“Alisa ed i vertici della nostra Asl allo scoppio dell’epidemia hanno tardato ad installare i pre triage e soprattutto non hanno proceduto a separare i nostri due ospedali, destinando uno alle cure dei pazienti Covid e l’altro ai pazienti non Covid. Si è prodotta così una situazione di contagio diffuso, con rischi elevatissimi anche per tutto il personale medico e paramedico." Così Guido Melley, LeAli a Spezia, che continua: “Oggi vi sono reparti promiscui sia alla Spezia che a Sarzana che rappresentano il vero focolaio del contagio insieme alle RSA, lasciate anche queste senza un’azione di coordinamento e senza strumenti da parte delle stesse Autorità sanitarie.

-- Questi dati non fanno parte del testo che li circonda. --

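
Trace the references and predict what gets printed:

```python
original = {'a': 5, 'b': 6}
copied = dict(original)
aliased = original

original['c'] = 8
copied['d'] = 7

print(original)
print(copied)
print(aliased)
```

Key concept: dict() creates copy, assignment creates alias.
Step by step:
`original = {'a': 5, 'b': 6}` → original = {'a': 5, 'b': 6}
`copied = dict(original)` → copied = {'a': 5, 'b': 6}
`aliased = original` → aliased = {'a': 5, 'b': 6} (same object as original)
`original['c'] = 8` → original = {'a': 5, 'b': 6, 'c': 8} (same object as aliased); aliased = {'a': 5, 'b': 6, 'c': 8} (same object as original)
`copied['d'] = 7` → copied = {'a': 5, 'b': 6, 'd': 7}
`print(original)` → prints {'a': 5, 'b': 6, 'c': 8}
`print(copied)` → prints {'a': 5, 'b': 6, 'd': 7}
`print(aliased)` → prints {'a': 5, 'b': 6, 'c': 8}

Answer:
{'a': 5, 'b': 6, 'c': 8}
{'a': 5, 'b': 6, 'd': 7}
{'a': 5, 'b': 6, 'c': 8}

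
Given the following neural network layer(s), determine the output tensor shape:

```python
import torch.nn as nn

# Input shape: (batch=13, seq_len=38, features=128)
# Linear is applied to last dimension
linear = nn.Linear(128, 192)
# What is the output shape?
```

Input: (13, 38, 128) -> Output: (13, 38, 192)

Answer: (13, 38, 192)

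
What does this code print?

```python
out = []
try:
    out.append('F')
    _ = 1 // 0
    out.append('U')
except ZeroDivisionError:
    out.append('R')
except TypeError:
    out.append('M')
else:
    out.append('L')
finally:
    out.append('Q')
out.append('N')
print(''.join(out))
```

Execution trace: 'F' (try body) → 'R' (except ZeroDivisionError) → 'Q' (finally) → 'N' (after the try/except). Output: FRQN

Answer: FRQN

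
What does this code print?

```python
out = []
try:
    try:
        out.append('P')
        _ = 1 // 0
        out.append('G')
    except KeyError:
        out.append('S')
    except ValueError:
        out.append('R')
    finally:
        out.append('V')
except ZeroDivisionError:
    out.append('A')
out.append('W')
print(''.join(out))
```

Execution trace: 'P' (try body) → 'V' (finally) → 'A' (outer except ZeroDivisionError) → 'W' (after the try/except). Output: PVAW

Answer: PVAW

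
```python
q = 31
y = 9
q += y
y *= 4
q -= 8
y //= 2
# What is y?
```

Trace:
`q = 31` → q = 31
`y = 9` → y = 9
`q += y` → q = 40
`y *= 4` → y = 36
`q -= 8` → q = 32
`y //= 2` → y = 18
So y = 18

Answer: 18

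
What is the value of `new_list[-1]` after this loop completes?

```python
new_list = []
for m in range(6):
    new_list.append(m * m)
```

Last element of squares 0 to 5
`new_list` takes the values: [] → [0] → [0, 1] → [0, 1, 4] → [0, 1, 4, 9] → [0, 1, 4, 9, 16] → [0, 1, 4, 9, 16, 25]
So `new_list[-1]` = 25

Answer: 25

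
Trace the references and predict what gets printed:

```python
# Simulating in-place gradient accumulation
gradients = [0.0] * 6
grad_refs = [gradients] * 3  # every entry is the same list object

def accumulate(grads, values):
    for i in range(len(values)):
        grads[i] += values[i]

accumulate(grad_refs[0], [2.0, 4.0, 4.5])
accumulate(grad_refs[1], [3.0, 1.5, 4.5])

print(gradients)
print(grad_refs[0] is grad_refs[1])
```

Key concept: gradient accumulation aliasing.
Step by step:
`gradients = [0.0] * 6` → gradients = [0.0, 0.0, 0.0, 0.0, 0.0, 0.0]
`grad_refs = [gradients] * 3` → grad_refs = [[0.0, 0.0, 0.0, 0.0, 0.0, 0.0], [0.0, 0.0, 0.0, 0.0, 0.0, 0.0], [0.0, 0.0, 0.0, 0.0, 0.0, 0.0]]
`accumulate(grad_refs[0], [2.0, 4.0, 4.5])` → gradients = [2.0, 4.0, 4.5, 0.0, 0.0, 0.0]; grad_refs = [[2.0, 4.0, 4.5, 0.0, 0.0, 0.0], [2.0, 4.0, 4.5, 0.0, 0.0, 0.0], [2.0, 4.0, 4.5, 0.0, 0.0, 0.0]]
`accumulate(grad_refs[1], [3.0, 1.5, 4.5])` → gradients = [5.0, 5.5, 9.0, 0.0, 0.0, 0.0]; grad_refs = [[5.0, 5.5, 9.0, 0.0, 0.0, 0.0], [5.0, 5.5, 9.0, 0.0, 0.0, 0.0], [5.0, 5.5, 9.0, 0.0, 0.0, 0.0]]
`print(gradients)` → prints [5.0, 5.5, 9.0, 0.0, 0.0, 0.0]
`print(grad_refs[0] is grad_refs[1])` → prints True

Answer:
[5.0, 5.5, 9.0, 0.0, 0.0, 0.0]
True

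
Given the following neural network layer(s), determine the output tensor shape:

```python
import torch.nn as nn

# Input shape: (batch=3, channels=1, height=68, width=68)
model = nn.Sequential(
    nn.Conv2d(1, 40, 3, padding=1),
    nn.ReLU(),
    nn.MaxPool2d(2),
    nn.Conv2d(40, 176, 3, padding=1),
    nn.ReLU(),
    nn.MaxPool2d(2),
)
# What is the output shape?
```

Input: (3, 1, 68, 68) -> after first Conv2d: (3, 40, 68, 68) -> after first MaxPool2d: (3, 40, 34, 34) -> after second Conv2d: (3, 176, 34, 34) -> Output: (3, 176, 17, 17)

Answer: (3, 176, 17, 17)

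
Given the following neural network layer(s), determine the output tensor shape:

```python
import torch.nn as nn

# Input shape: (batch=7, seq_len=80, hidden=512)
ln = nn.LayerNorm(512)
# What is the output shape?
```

Input: (7, 80, 512) -> Output: (7, 80, 512)

Answer: (7, 80, 512)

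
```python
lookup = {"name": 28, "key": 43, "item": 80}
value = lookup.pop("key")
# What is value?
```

Trace:
`lookup = {"name": 28, "key": 43, "item": 80}` → lookup = {'name': 28, 'key': 43, 'item': 80}
`value = lookup.pop("key")` → lookup = {'name': 28, 'item': 80}; value = 43
So value = 43

Answer: 43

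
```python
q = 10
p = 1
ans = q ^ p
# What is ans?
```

Trace:
`q = 10` → q = 10
`p = 1` → p = 1
`ans = q ^ p` → ans = 11
So ans = 11

Answer: 11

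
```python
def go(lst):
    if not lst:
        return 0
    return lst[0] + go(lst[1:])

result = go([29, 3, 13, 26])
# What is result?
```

29 + 3 + 13 + 26 + 0 = 71

Answer: 71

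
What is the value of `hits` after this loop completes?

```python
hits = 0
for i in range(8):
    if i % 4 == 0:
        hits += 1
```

Count numbers divisible by 4 in range(8)
`hits` takes the values: 0 → 1 → 2

Answer: 2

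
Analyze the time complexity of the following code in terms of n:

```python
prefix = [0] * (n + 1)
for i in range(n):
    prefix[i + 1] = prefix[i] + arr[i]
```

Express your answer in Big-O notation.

This is Prefix sum computation. Time complexity: O(n).

Answer: O(n)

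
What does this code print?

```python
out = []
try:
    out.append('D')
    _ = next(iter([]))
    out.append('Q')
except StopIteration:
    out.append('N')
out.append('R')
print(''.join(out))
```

Execution trace: 'D' (try body) → 'N' (except StopIteration) → 'R' (after the try/except). Output: DNR

Answer: DNR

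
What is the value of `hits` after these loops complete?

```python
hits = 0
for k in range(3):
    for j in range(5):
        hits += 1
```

3 * 5 = 15
`hits` takes the values: 0 → 1 → 2 → 3 → 4 → 5 → 6 → 7 → 8 → 9 → 10 → 11 → 12 → 13 → 14 → 15

Answer: 15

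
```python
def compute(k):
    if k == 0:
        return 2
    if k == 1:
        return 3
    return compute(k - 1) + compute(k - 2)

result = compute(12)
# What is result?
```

Build up from base cases: compute(0)=2, compute(1)=3, compute(2)=5, compute(3)=8, compute(4)=13, compute(5)=21, compute(6)=34, ..., compute(12)=610

Answer: 610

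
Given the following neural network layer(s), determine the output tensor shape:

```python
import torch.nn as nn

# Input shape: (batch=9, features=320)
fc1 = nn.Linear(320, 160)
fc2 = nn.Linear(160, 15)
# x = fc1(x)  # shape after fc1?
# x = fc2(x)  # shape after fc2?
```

Input: (9, 320) -> after fc1: (9, 160) -> Output: (9, 15)

Answer: (9, 15)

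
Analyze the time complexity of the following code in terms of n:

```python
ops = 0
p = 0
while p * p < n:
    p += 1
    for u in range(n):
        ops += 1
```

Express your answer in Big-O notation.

Each loop level contributes: √n × n. Multiplying the contributions gives O(n√n).

Answer: O(n√n)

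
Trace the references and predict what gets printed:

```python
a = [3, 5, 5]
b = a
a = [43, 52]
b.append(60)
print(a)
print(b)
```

Key concept: rebinding vs mutation: a is rebound to a new list, b still points at the original.
Step by step:
`a = [3, 5, 5]` → a = [3, 5, 5]
`b = a` → b = [3, 5, 5] (same object as a)
`a = [43, 52]` → a = [43, 52]
`b.append(60)` → b = [3, 5, 5, 60]
`print(a)` → prints [43, 52]
`print(b)` → prints [3, 5, 5, 60]

Answer:
[43, 52]
[3, 5, 5, 60]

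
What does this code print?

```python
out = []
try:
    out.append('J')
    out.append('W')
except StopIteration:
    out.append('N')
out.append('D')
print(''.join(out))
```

Execution trace: 'J' (try body) → 'W' (try body, no exception) → 'D' (after the try/except). Output: JWD

Answer: JWD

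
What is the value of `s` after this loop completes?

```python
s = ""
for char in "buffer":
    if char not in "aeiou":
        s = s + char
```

Remove vowels from 'buffer'
`s` takes the values: "" → "b" → "bf" → "bff" → "bffr"

Answer: "bffr"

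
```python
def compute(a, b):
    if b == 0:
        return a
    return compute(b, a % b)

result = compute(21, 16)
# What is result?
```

compute(21, 16) -> compute(16, 5) -> compute(5, 1) -> compute(1, 0) -> 1

Answer: 1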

Si possono ancora separare i due ospedali in Covid e non? Secondo medici e dirigenti sanitari esperti e competenti si può e si deve fare, senza ulteriori indugi.
Fatto salvo per i pazienti acuti che devono rimanere in terapia intensiva o in medicina d’urgenza per i casi di alta intensità, gli altri pazienti positivi di medio bassa intensità possono essere curati in modo dedicato al S. Bartolomeo di Sarzana: un ospedale che ha il pregio di essere una struttura a monoblocco (e non a padiglioni distanti e poco funzionali come il S. Andrea), dotata di una rianimazione autonoma e di servizi necessari come tra gli altri pneumologia e radiodiagnostica, oltre che di reparti e camerate libere ed utilizzabili rapidamente.
Occorre partire velocemente con un programma di allestimento a Sarzana dei reparti Covid (con personale ed apparecchiature), un piano per step di trasferimento dei pazienti, la sanificazione dei reparti lasciati liberi al S. Andrea e via di seguito.”
Conclude Melley: “Uscire dall’emergenza significa anche restituire agli ospedali la loro funzione di cura ed assistenza a tutti i malati, evitando a tutti i costi che durante i ricoveri si infettino le persone ed i medici e tutti gli operatori sanitari che, dal primo giorno, sono in prima linea con coraggio e spirito di sacrificio.
E basta con altri errori madornali, come quello di trasferire pazienti Covid non gravi al Don Gnocchi di Via Fontevivo, una struttura che ospita tuttora pazienti affetti da gravi patologie neuro cerebrali e per questo ancor più fragili e bisognosi di essere mantenuti in un ambiente sicuro e controllato.”